Два аккуратно сложенных листка пергамента лежали на крышке письменного стола, каждый запечатан воском и на каждом написано: «Запечатано Пламенем». Эти печати могла взломать только Амерлин; если бы это сделал кто-нибудь другой, такой поступок рассматривался бы как не менее серьезное преступление, чем нападение на саму Амерлин. Больше всего на свете Эгвейн хотелось даже не прикасаться к ним. У нее не было ни малейших сомнений в том, кто написал эти слова. К несчастью, она оказалась права.
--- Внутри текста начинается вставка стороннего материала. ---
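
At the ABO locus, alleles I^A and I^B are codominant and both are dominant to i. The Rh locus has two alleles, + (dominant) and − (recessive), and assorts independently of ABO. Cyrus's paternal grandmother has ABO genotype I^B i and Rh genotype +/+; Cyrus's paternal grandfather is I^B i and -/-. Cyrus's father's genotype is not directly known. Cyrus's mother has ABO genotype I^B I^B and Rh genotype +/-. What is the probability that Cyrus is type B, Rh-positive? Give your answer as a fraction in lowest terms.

Cyrus's father's ABO genotype from I^B i × I^B i: 1/4 I^B I^B, 1/2 I^B i, 1/4 i i.
Crossing each possibility with the mother I^B I^B and summing P(type B): 1/4·1 + 1/2·1 + 1/4·1 = 1.
Similarly for Rh via the father's Rh distribution: P(Rh+) = 3/4.
Independent loci: 1 × 3/4 = 3/4.

3/4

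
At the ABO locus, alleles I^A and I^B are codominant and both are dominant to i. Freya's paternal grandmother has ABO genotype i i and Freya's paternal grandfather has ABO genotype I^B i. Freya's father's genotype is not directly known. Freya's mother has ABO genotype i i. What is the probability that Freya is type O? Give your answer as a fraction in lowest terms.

Freya's father's ABO genotype from i i × I^B i: 1/2 I^B i, 1/2 i i.
Crossing each possibility with the mother i i and summing P(type O): 1/2·1/2 + 1/2·1 = 3/4.

3/4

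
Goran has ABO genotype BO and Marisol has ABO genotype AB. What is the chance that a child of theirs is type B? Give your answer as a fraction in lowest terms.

1/2

ABO cross BO × AB → offspring phenotypes: 1/4 A, 1/2 B, 1/4 AB.
So P(type B) = 1/2.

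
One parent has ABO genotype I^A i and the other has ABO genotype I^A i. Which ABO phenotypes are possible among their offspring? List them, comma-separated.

Gametes from I^A i × I^A i give offspring ABO genotypes I^A I^A, I^A i, i i, i.e. phenotypes O, A.

O, A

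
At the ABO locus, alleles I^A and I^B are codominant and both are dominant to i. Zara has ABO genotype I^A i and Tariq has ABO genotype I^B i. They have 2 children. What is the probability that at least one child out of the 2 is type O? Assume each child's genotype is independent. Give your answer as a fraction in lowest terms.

ABO cross I^A i × I^B i → 1/4 O, 1/4 A, 1/4 B, 1/4 AB.
So P(type O) = 1/4 per child.
P(none) = (3/4)^2 = 9/16; P(at least one) = 1 − 9/16 = 7/16.

7/16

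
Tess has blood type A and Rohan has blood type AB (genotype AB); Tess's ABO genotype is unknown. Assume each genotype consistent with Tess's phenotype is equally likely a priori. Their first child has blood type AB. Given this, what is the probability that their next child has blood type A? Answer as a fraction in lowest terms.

Possible genotypes: Tess ∈ {AA, AO}; Rohan ∈ {AB}.
Weight each parental genotype pair by prior × P(type-AB child):
  AA × AB: posterior weight 2/3; P(next child type A) = 1/2.
  AO × AB: posterior weight 1/3; P(next child type A) = 1/2.
Weighted sum = 1/2.

1/2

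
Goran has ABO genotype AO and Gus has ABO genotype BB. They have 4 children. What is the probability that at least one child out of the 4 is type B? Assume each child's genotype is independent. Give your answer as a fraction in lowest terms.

ABO cross AO × BB → 1/2 B, 1/2 AB.
So P(type B) = 1/2 per child.
P(none) = (1/2)^4 = 1/16; P(at least one) = 1 − 1/16 = 15/16.

15/16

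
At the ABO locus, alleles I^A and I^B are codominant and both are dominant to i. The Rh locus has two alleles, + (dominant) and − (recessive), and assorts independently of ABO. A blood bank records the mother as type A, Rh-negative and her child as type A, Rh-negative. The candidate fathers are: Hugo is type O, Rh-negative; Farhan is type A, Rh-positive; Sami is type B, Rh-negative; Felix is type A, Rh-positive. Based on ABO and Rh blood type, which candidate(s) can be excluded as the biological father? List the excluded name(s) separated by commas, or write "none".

A candidate is excluded only if no genotype consistent with his phenotype could produce a type A, Rh-negative child with a type A, Rh-negative mother.
Every candidate has at least one consistent genotype combination, so none can be excluded.

none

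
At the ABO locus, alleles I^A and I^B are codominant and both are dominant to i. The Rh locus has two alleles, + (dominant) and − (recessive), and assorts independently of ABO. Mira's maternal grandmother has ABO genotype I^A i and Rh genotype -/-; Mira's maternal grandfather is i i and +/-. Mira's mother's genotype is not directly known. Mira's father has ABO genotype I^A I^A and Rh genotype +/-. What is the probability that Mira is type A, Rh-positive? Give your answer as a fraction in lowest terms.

5/8

Mira's mother's ABO genotype from I^A i × i i: 1/2 I^A i, 1/2 i i.
Crossing each possibility with the father I^A I^A and summing P(type A): 1/2·1 + 1/2·1 = 1.
Similarly for Rh via the mother's Rh distribution: P(Rh+) = 5/8.
Independent loci: 1 × 5/8 = 5/8.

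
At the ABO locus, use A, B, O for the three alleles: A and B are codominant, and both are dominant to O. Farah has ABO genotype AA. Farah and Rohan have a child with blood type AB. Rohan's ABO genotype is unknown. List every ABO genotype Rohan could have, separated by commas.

AB, BB, BO

For each candidate genotype of Rohan, check whether crossing it with AA can produce every observed child phenotype.
  AA → possible child types {A} ✗
  AB → possible child types {A, AB} ✓
  AO → possible child types {A} ✗
  BB → possible child types {AB} ✓
  BO → possible child types {A, AB} ✓
  OO → possible child types {A} ✗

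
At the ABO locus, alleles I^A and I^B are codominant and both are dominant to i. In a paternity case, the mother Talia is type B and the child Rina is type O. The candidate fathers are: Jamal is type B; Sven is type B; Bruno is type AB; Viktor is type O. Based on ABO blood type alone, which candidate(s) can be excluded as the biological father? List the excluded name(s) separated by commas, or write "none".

Bruno

A candidate is excluded only if no genotype consistent with his phenotype could produce a type O child with a type B mother.
Bruno (type AB): no genotype consistent with that phenotype can produce a type-O child with a type-B mother.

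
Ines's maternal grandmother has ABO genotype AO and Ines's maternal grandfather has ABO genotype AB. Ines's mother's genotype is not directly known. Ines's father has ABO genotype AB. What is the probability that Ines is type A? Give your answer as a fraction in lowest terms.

3/8

Ines's mother's ABO genotype from AO × AB: 1/4 AA, 1/4 AB, 1/4 AO, 1/4 BO.
Crossing each possibility with the father AB and summing P(type A): 1/4·1/2 + 1/4·1/4 + 1/4·1/2 + 1/4·1/4 = 3/8.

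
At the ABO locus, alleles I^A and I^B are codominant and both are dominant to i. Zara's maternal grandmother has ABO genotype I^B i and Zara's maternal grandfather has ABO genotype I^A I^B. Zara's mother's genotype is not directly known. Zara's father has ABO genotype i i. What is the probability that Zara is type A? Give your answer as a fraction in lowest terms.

1/4

Zara's mother's ABO genotype from I^B i × I^A I^B: 1/4 I^A I^B, 1/4 I^A i, 1/4 I^B I^B, 1/4 I^B i.
Crossing each possibility with the father i i and summing P(type A): 1/4·1/2 + 1/4·1/2 + 1/4·0 + 1/4·0 = 1/4.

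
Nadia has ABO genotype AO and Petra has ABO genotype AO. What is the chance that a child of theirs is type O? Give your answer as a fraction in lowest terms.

ABO cross AO × AO → offspring phenotypes: 1/4 O, 3/4 A.
So P(type O) = 1/4.

1/4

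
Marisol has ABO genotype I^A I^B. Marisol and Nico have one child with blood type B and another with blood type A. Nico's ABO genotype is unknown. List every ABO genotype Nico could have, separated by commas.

I^A I^B, I^A i, I^B i, i i

For each candidate genotype of Nico, check whether crossing it with I^A I^B can produce every observed child phenotype.
  I^A I^A → possible child types {A, AB} ✗
  I^A I^B → possible child types {A, B, AB} ✓
  I^A i → possible child types {A, B, AB} ✓
  I^B I^B → possible child types {B, AB} ✗
  I^B i → possible child types {A, B, AB} ✓
  i i → possible child types {A, B} ✓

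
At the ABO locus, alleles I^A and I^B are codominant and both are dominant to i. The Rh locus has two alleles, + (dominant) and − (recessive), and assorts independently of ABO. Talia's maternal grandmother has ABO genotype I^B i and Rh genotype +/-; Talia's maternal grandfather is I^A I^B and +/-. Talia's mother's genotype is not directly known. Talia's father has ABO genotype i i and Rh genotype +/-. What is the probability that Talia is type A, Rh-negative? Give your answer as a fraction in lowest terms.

Talia's mother's ABO genotype from I^B i × I^A I^B: 1/4 I^A I^B, 1/4 I^A i, 1/4 I^B I^B, 1/4 I^B i.
Crossing each possibility with the father i i and summing P(type A): 1/4·1/2 + 1/4·1/2 + 1/4·0 + 1/4·0 = 1/4.
Similarly for Rh via the mother's Rh distribution: P(Rh-) = 1/4.
Independent loci: 1/4 × 1/4 = 1/16.

1/16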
Романда предлагала – «требовала» было бы более подходящим словом, – чтобы Амерлин издала указ «Для сведения Совета», о котором было бы известно только Восседающим. Согласно этому указу, всех сестер следовало вызвать одну за другой, и любую, которая откажется, взять под стражу и отсечь от Источника как подозреваемую в том, что она принадлежит к Черной Айя. Зачем их надо вызвать, четко не разъяснялось, хотя, в общем, можно догадаться, вспомнив утренние рассуждения Лилейн по этому поводу. Послание самой Лилейн было полностью выдержано в духе ее обычного поведения с Эгвейн – точно мать с неразумным ребенком. В нем еще раз подчеркивалось, что это предпринято исключительно ради блага самой Эгвейн и всех остальных. Лилейн считала, что указ должен иметь гриф «Для сведения сестер», то есть что с его содержанием следует ознакомиться всем. Лилейн настаивала и на том, чтобы впредь было запрещено всякое упоминание о Черной Айя как подстрекающее к вражде – серьезное преступление по закону Башни – с соответствующим наказанием.